A borrower who receives an offer with specific locked terms (₹17.4 lakh, 13.5%, 36 months, valid until November 30) can make a binary decision: yes or no. A borrower who receives "you may qualify for up to ₹20 lakh" must apply to find out whether and what they actually receive — an uncertain process that many borrowers defer indefinitely. The Personalisation Agent AI generates only genuine pre-approvals — where the eligibility check, FOIR calculation, and product-fit scoring have already been completed.
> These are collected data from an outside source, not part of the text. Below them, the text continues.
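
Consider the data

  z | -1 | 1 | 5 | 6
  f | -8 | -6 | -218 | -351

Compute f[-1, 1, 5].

f[-1,1] = (-6 - (-8)) / (1 - (-1)) = 1
f[1,5] = (-218 - (-6)) / (5 - 1) = -53
f[-1,1,5] = (-53 - 1) / (5 - (-1)) = -9

-9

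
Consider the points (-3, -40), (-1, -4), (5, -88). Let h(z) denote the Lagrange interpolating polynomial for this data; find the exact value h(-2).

Evaluate each Lagrange basis at z = -2:
L_0(-2) = (-1)·(-7)/[(-2)·(-8)] = 7/16
L_1(-2) = (1)·(-7)/[(2)·(-6)] = 7/12
L_2(-2) = (1)·(-1)/[(8)·(6)] = -1/48
Sum: (-40)·(7/16) + (-4)·(7/12) + (-88)·(-1/48) = -18

-18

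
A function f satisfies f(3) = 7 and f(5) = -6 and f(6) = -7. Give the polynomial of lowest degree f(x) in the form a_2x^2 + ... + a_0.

f(x) = (11/6)x^2 - (127/6)x + 54

Newton's divided differences:
f[3,5] = (-6 - 7) / (5 - 3) = -13/2
f[5,6] = (-7 - (-6)) / (6 - 5) = -1
f[3,5,6] = (-1 - (-13/2)) / (6 - 3) = 11/6
f(x) = 7 + (-13/2)·(x - 3) + (11/6)·(x - 3)(x - 5)
Expanding: f(x) = (11/6)x^2 - (127/6)x + 54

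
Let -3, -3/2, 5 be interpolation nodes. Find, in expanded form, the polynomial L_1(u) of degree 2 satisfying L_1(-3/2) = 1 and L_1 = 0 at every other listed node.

L_1(u) = (u + 3)(u - 5) / [(3/2)·(-13/2)]
       = (u^2 - 2u - 15) / (-39/4)

L_1(u) = -(4/39)u^2 + (8/39)u + 20/13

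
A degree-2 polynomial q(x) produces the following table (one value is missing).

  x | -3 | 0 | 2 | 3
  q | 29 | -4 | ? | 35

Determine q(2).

14

The 3 known values determine q uniquely (degree ≤ 2).
L_0(2) = (2)·(-1)/[(-3)·(-6)] = -1/9
L_1(2) = (5)·(-1)/[(3)·(-3)] = 5/9
L_2(2) = (5)·(2)/[(6)·(3)] = 5/9
Sum: 29·(-1/9) + (-4)·(5/9) + 35·(5/9) = 14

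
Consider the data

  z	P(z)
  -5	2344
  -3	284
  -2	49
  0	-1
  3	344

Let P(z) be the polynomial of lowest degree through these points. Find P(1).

L_0(1) = (4)·(3)·(1)·(-2)/[(-2)·(-3)·(-5)·(-8)] = -1/10
L_1(1) = (6)·(3)·(1)·(-2)/[(2)·(-1)·(-3)·(-6)] = 1
L_2(1) = (6)·(4)·(1)·(-2)/[(3)·(1)·(-2)·(-5)] = -8/5
L_3(1) = (6)·(4)·(3)·(-2)/[(5)·(3)·(2)·(-3)] = 8/5
L_4(1) = (6)·(4)·(3)·(1)/[(8)·(6)·(5)·(3)] = 1/10
Sum: 2344·(-1/10) + 284·(1) + 49·(-8/5) + (-1)·(8/5) + 344·(1/10) = 4

4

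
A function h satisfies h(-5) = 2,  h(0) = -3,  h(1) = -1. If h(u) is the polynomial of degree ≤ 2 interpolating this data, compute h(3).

Using Newton's divided-difference form:
h[-5,0] = (-3 - 2) / (0 - (-5)) = -1
h[0,1] = (-1 - (-3)) / (1 - 0) = 2
h[-5,0,1] = (2 - (-1)) / (1 - (-5)) = 1/2
h(3) = 2 + (-1)·(8) + (1/2)·(8)·(3) = 6

6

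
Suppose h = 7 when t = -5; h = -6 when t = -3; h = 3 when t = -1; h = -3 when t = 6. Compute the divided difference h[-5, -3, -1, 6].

h[-5,-3] = (-6 - 7) / (-3 - (-5)) = -13/2
h[-3,-1] = (3 - (-6)) / (-1 - (-3)) = 9/2
h[-1,6] = (-3 - 3) / (6 - (-1)) = -6/7
h[-5,-3,-1] = (9/2 - (-13/2)) / (-1 - (-5)) = 11/4
h[-3,-1,6] = (-6/7 - 9/2) / (6 - (-3)) = -25/42
h[-5,-3,-1,6] = (-25/42 - 11/4) / (6 - (-5)) = -281/924

-281/924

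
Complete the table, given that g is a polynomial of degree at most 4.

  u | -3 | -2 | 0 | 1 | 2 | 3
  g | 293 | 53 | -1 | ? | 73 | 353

The 5 known values determine g uniquely (degree ≤ 4).
Evaluate each Lagrange basis at u = 1:
L_0(1) = (3)·(1)·(-1)·(-2)/[(-1)·(-3)·(-5)·(-6)] = 1/15
L_1(1) = (4)·(1)·(-1)·(-2)/[(1)·(-2)·(-4)·(-5)] = -1/5
L_2(1) = (4)·(3)·(-1)·(-2)/[(3)·(2)·(-2)·(-3)] = 2/3
L_3(1) = (4)·(3)·(1)·(-2)/[(5)·(4)·(2)·(-1)] = 3/5
L_4(1) = (4)·(3)·(1)·(-1)/[(6)·(5)·(3)·(1)] = -2/15
Sum: 293·(1/15) + 53·(-1/5) + (-1)·(2/3) + 73·(3/5) + 353·(-2/15) = 5

5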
The specific terms in the message are the terms the borrower will receive, not a starting point for negotiation.
→ All offers are genuine pre-approvals · FOIR verified · CIBIL checked · Specific terms locked · Valid date stated · No "subject to credit assessment" languageThe conversion comparison: generic vs personalised (same 6,841 borrowers)
The 45% conversion improvement is not a projection — it is the measured outcome of sending the right offer to the right person at the right moment, at scale
The generic campaign's 2.81% conversion rate is not low because the institution's products are unattractive or the creative is poor. It is low because 28% of the audience cannot convert (wrong eligibility moment), the remaining 72% received the offer on a day that was right for the institution but may not have been right for them, the message did not reflect their specific situation, and the offer terms were a range rather than a commitment. Each of these four failures costs conversion rate. The Personalisation Agent AI corrects all four simultaneously — eligibility gate, timing, message, and genuine pre-approval — and the result is a conversion rate that is 46% higher, a cost per funded loan that is 45% lower, an early DPD rate that is half the generic rate, and an unsubscribe rate that is 15 times lower. Personalisation at scale is not a technology advantage — it is what the borrower relationship looks like when the institution actually uses the data it already has.